Marnela

José Varela FAÍSCAS

VALDOVIÑO

28 ago 2016 . Actualizado a las 05:00 h.

Acostumbro a caminar a ritmo vivo (bueno, déjenlo así) por las mañanas. El paseo lo reservo para la tarde, cuando el día se va despacito para quedarse un poco más, en expresión de Cafrune. La insultante luz del día joven carece de misterio. Me quedo con la invasión lenta y pacífica de las sombras, con el aplauso enguantado de los chotacabras y el chirrido de las cigarras, que prefiero carricantas; con suerte, el berrido de un corzo o el ululado de un mochuelo. Da para mucho la pista que despega del arenal de O Rodo, en Pantín, y llega a Valdoviño por el mirador do Paraño -una impagable iniciativa del recordado alcalde Jesús Tutor: socializó el disfrute de una costa de belleza inigualable y, de añadido, limitó la urbanización ramplona y codiciosa-. La carretera es, desde Marnela -de fiesta estos días-, como una tabla de gimnasia para todas las edades.

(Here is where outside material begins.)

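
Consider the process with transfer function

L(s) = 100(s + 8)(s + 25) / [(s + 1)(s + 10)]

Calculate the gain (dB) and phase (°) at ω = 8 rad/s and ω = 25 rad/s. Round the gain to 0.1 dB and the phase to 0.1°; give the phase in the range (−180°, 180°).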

La caminata es, en cualquier caso, un regalo para el espíritu: la pequeña concha de la playa, los Illotes que la protegen del aire del sur, los cantiles oscuros de formas enigmáticas, la punta Corveira, y al fondo, tras un vaho de polvo gris azulado, la Chirlateira, como la mandíbula inferior de la boca de la ría de Cedeira. Más lejos hacia el norte aún se adivinan como uñas de un mastodonte borroso los salientes Ardilosa y Candieira. Mirando a poniente, Prior, como un dedo hurgando en el océano, pero, antes, la punta Frouxeira, y el arrogante penacho de Campelo. Todo son lomas verde viejo que se abisman sobre las olas. Y el mar, claro, con un horizonte que se difumina y desaparece o queda nítido cuando el pulso de azules del cielo y el océano es tan ajustado que cabe en una línea allá al fondo.